Directed by Anthony Minghella, this lengthy WWII epic slots nicely into my favorite film genre: “Beautiful People in Beautiful Places”. Ralph Fiennes plays a brooding cartographer exploring the Saharan desert, who meets the great love of his life (Kristin Scott Thomas) while searching for an ancient cave. Unfortunately, she’s already married to Colin Firth, but it doesn’t stop them from starting a torrid affair. Things take a bad turn when war breaks out, and the desert suddenly becomes crowded with Nazis.
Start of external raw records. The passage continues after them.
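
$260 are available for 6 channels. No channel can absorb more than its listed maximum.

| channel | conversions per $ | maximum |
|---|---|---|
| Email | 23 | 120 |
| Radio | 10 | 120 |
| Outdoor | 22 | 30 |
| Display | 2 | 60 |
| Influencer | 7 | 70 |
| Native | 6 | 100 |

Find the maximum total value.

4520

Order the channels by conversions per $: Email 23 > Outdoor 22 > Radio 10 > Influencer 7 > Native 6 > Display 2.
Email: +120 to 120 (cap) → 140 left.
Outdoor takes 30 to reach its cap of 30 → 110 left.
Radio: +110 (room for 120) → 110. Pool exhausted.
Total = 23×120 + 10×110 + 22×30 = 4520.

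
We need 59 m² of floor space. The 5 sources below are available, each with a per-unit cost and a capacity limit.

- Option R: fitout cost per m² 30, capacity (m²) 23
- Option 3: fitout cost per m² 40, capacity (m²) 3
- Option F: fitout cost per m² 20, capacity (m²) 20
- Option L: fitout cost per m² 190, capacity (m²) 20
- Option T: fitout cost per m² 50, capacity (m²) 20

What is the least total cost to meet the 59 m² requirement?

Fill from the cheapest source first.
Take 20 from Option F at 20 → need 39 more.
Take 23 from Option R at 30 → need 16 more.
Option 3 (40): use full 3 → 13 m² to go.
Option T (50): take the remaining 13 → done.
Option L: unused.
Cost = 20×20 + 23×30 + 3×40 + 13×50 = 1860.

1860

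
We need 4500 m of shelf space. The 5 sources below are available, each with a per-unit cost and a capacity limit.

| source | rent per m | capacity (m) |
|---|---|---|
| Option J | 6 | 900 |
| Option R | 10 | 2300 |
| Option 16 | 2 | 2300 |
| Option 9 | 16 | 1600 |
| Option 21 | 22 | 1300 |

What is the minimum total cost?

Fill from the cheapest source first.
Option 16 (2): use full 2300 → 2200 m to go.
Take 900 from Option J at 6 → need 1300 more.
Option R (10): take the remaining 1300 → done.
Option 9, Option 21: unused.
Cost = 2300×2 + 900×6 + 1300×10 = 23000.

23000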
Without spoiling too much, Fiennes ends up badly burned when his biplane is shot down over the desert, and he spends most of the movie bedridden, scarred, and recounting his tale to a kindhearted French-Canadian nurse (Juliette Binoche). The movie does a great job of balancing flashbacks and present-day, and while it’s too long for my liking at nearly three hours, the individual scenes never drag. These are actors are the top of their game, and Minghella showcases them in stunning light.
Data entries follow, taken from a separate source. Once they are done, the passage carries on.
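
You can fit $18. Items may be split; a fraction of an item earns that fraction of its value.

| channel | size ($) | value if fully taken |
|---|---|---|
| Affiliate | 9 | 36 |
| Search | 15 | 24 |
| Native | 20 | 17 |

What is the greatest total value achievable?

50.4

Best value per unit of size first: Affiliate 36/9≈4, Search 24/15≈1.6, Native 17/20≈0.85.
All 9 $ of Affiliate fit (value 36) → 9 remain.
Only 9 $ remain; take 9/15 of Search for value 24×9/15 = 14.4.
Total value = 50.4.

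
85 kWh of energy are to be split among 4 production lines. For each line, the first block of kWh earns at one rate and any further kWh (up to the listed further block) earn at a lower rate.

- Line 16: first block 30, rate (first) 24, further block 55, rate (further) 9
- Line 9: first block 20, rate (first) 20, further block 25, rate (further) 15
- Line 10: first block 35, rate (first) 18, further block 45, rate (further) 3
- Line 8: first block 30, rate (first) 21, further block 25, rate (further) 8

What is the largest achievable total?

Order all 8 blocks by rate: Line 16/first 24 > Line 8/first 21 > Line 9/first 20 > Line 10/first 18 > Line 9/second 15 > Line 16/second 9 > Line 8/second 8 > Line 10/second 3.
Fill Line 16 first block (30 at 24) — 55 left.
Line 8 first at 21: fill all 30 — 25 left.
Fill Line 9 first block (20 at 20) — 5 left.
Line 10 first at 18: only 5 left, fill 5.
Total = 24×30 + 21×30 + 20×20 + 18×5 = 1840.

1840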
Although champagne is on the menu in many scenes, I prefer to mix up something that’s a little more refreshing for those sand-filled days and nights. I found a version of this cocktail in a delightful book gifted to me by Karie Bible of The Hollywood Kitchen (Hollywood Cocktails by Michael O’Mara Books), and it’s a fitting choice when you’re watching a wounded man get strapped to a camel. While watching The English Patient, I recommend drinking a Desert Healer.
Desert Healer
1 oz Dry Gin
1/2 oz Cherry Heering
2 oz Orange Juice
5 oz Ginger Beer
Orange wheel (garnish)
Combine first three ingredients in a shaker with ice. Shake to chill, then strain into a tumbler filled with fresh ice. Top with Ginger Beer, and garnish with an orange wheel.

Hollywood lost a tremendous talent when Anthony Minghella passed away in 2008, and I sometimes wonder what kinds of movies he’d be making today, had he lived longer. I assume they’d be wonderful character-driven stories about people in bygone eras, but maybe he’d have found a way to make our current world beautiful too. Like Ralph Fiennes’ character, I yearn for a time when someone’s ability to find passion in the world around them mattered more than their name. Or, how many tickets executives thought they could sell. Cheers!